A CAMPING trip in Abercrombie National Park nearly ended in disaster when a flash flood swept through a Goulburn couple’s camp ground, washing away all but their car.

Alan and Kerry Joyce said even their clothes were swept away by the raging gully raker that engulfed their camping site.

They just managed to get out of their camping trailer before it was washed downstream and disappeared before their eyes.

The Joyces said they were left “shaken and terrified” after the freak event on Sunday, January 24.

The experienced campers had ventured to the (ominously named) “Licking Hole”, about 104km from Goulburn along the Oberon Rd.

“We were going camping at Bendethera (near Moruya), but it had been raining for two weeks down there,” Mr Joyce said.

“So we decided to go to the Licking Hole because it was supposedly far safer.

“We have been camping for many years. I am a former scout leader. We are not novice campers: in fact, we are ‘glampers’.

“I looked at all the obvious things when we turned up: Are any trees going to fall on us? Are we far away enough from the creek? Is anything going to roll down on us?”

The couple camped there on Sunday night and had a “blissful” time. 

“Sunday arvo was gorgeous,” Mr Joyce said.

“We watched the full moon rise and enjoyed a beautiful night. Monday was also perfect; hot, sunny. We sunbaked, read, paddled, chased tadpoles and walked.

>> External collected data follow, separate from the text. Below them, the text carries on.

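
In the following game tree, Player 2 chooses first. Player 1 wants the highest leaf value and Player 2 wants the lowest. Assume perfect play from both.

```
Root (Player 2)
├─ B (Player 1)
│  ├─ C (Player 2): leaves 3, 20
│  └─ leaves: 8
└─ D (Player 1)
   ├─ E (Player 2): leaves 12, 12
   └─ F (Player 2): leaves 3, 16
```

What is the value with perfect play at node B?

C: min(3, 20) = 3
B: max(3, 8) = 8

8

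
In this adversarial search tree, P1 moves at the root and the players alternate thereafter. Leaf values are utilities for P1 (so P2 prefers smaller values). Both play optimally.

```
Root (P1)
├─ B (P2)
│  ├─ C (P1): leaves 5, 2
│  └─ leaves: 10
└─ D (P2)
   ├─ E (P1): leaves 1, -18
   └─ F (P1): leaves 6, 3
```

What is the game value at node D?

E: max(1, -18) = 1
F: max(6, 3) = 6
D: min(1, 6) = 1

1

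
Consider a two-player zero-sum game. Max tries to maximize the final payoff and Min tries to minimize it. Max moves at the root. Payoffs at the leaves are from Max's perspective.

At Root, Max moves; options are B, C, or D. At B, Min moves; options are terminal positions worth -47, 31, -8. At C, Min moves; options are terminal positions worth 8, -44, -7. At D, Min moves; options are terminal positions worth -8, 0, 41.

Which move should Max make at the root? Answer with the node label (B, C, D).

D

B (Min): min(-47, 31, -8) = -47
C (Min): min(8, -44, -7) = -44
D (Min): min(-8, 0, 41) = -8
Root (Max): max(-47, -44, -8) = -8
Max picks the child with the highest value: D (value -8).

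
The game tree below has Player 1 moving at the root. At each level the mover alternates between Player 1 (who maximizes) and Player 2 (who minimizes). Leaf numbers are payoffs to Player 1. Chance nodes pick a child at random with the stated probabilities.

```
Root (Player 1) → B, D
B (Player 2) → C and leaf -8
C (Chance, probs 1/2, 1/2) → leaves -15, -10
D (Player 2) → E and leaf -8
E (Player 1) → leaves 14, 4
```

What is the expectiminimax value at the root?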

“Then at 4pm on Monday, we noticed a sprinkle of rain, which suddenly got heavier, so we moved everything into the middle of gazebo and went inside the tent.

“There came a huge crack of thunder and lightning right on top of us, at the same time, then the wind came up.”

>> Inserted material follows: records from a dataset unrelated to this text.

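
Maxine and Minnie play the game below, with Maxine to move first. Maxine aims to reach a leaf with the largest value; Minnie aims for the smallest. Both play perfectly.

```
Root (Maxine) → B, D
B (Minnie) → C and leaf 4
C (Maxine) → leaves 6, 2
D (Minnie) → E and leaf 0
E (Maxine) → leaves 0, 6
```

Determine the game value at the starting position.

4

C (Maxine): max(6, 2) = 6
B (Minnie): min(6, 4) = 4
E (Maxine): max(0, 6) = 6
D (Minnie): min(6, 0) = 0
Root (Maxine): max(4, 0) = 4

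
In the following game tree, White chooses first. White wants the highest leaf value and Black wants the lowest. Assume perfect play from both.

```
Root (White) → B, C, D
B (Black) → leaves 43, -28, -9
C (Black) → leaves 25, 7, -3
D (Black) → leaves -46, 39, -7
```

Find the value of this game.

B (Black): min(43, -28, -9) = -28
C (Black): min(25, 7, -3) = -3
D (Black): min(-46, 39, -7) = -46
Root (White): max(-28, -3, -46) = -3

-3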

Mrs Joyce said she was surprised to hear water running under the tent. “We then heard something bump into the trailer,” she said.

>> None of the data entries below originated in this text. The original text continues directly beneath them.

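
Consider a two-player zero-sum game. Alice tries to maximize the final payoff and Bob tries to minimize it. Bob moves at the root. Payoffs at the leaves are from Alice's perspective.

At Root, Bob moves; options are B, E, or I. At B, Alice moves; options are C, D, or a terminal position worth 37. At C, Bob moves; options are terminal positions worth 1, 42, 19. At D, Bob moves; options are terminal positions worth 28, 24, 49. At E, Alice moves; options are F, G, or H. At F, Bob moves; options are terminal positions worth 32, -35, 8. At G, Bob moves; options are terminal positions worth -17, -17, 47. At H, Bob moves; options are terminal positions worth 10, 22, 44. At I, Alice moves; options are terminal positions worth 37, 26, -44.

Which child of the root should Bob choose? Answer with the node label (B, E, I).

E

C (Bob): min(1, 42, 19) = 1
D (Bob): min(28, 24, 49) = 24
B (Alice): max(1, 24, 37) = 37
F (Bob): min(32, -35, 8) = -35
G (Bob): min(-17, -17, 47) = -17
H (Bob): min(10, 22, 44) = 10
E (Alice): max(-35, -17, 10) = 10
I (Alice): max(37, 26, -44) = 37
Root (Bob): min(37, 10, 37) = 10
Bob picks the child with the lowest value: E (value 10).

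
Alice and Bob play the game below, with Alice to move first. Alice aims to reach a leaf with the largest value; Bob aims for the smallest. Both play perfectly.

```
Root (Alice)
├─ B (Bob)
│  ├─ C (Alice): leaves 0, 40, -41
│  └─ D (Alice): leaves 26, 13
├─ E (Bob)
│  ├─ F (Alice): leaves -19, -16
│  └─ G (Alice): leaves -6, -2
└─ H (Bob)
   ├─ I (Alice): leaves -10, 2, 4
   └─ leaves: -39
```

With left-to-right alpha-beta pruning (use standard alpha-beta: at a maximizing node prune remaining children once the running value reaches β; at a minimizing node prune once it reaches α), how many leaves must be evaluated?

C [α=-∞,β=+∞]: v=40
D [α=-∞,β=40]: v=26
B [α=-∞,β=+∞]: v=26
F [α=26,β=+∞]: v=-16
E [α=26,β=+∞]: v=-16 after child 1 ≤ α → α-cutoff, skip 1
I [α=26,β=+∞]: v=4
H [α=26,β=+∞]: v=4 after child 1 ≤ α → α-cutoff, skip 1
Root [α=-∞,β=+∞]: v=26
Leaves evaluated: 10 of 13.

10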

“I looked out the window and said, ‘There’s water all around us!’. We jumped off the bed and as we did the side wall of the tent collapsed in on us.”

Mr Joyce got out of the tent. A wall of water hit him and knocked him off balance.

“The water was rushing over the car’s bull-bar,” he said. 

“I raced around and tried to move the car ... I couldn’t find the bloody keys!

“I went back into the tent and was hit by my clothes bag, which I threw into the car. I found Kez’s hand bag and - thankfully - the second set of keys were in it.

“I reversed the car out of the water, which [was] half-way up the tyres at this point.”

He tried to winch the trailer out of the swollen creek, but to no avail. 

“We were about 20m from the trailer. I turned around to work out how much cable was needed when the next wave of water flooded through. The water was at the car again, so I left the trailer and reversed the car way way up the hill.”

The Joyces watched on helplessly as their camping trailer disappeared before their eyes down the engorged creek.

They lost a trailer, a tent, bedding, a gazebo, a “porta poo-er”, tables, food, clothes, and lots of camping gear.

“We got ourselves out, that’s all that matters,” he said. 

“The other stuff is replaceable.

“I later spoke to a police officer who said it was the worst storm he had seen in 30 years at Shooters Hill.”

The Joyces said if there was only one lesson to take away, it was to have car keys in a known, accessible place.

“Don’t go back and try to get stuff: leave it. Stay safe and leave the keys in the ignition or on the dashboard of the car,” Mr Joyce said.

“This storm came out of nowhere and it was terrifying.”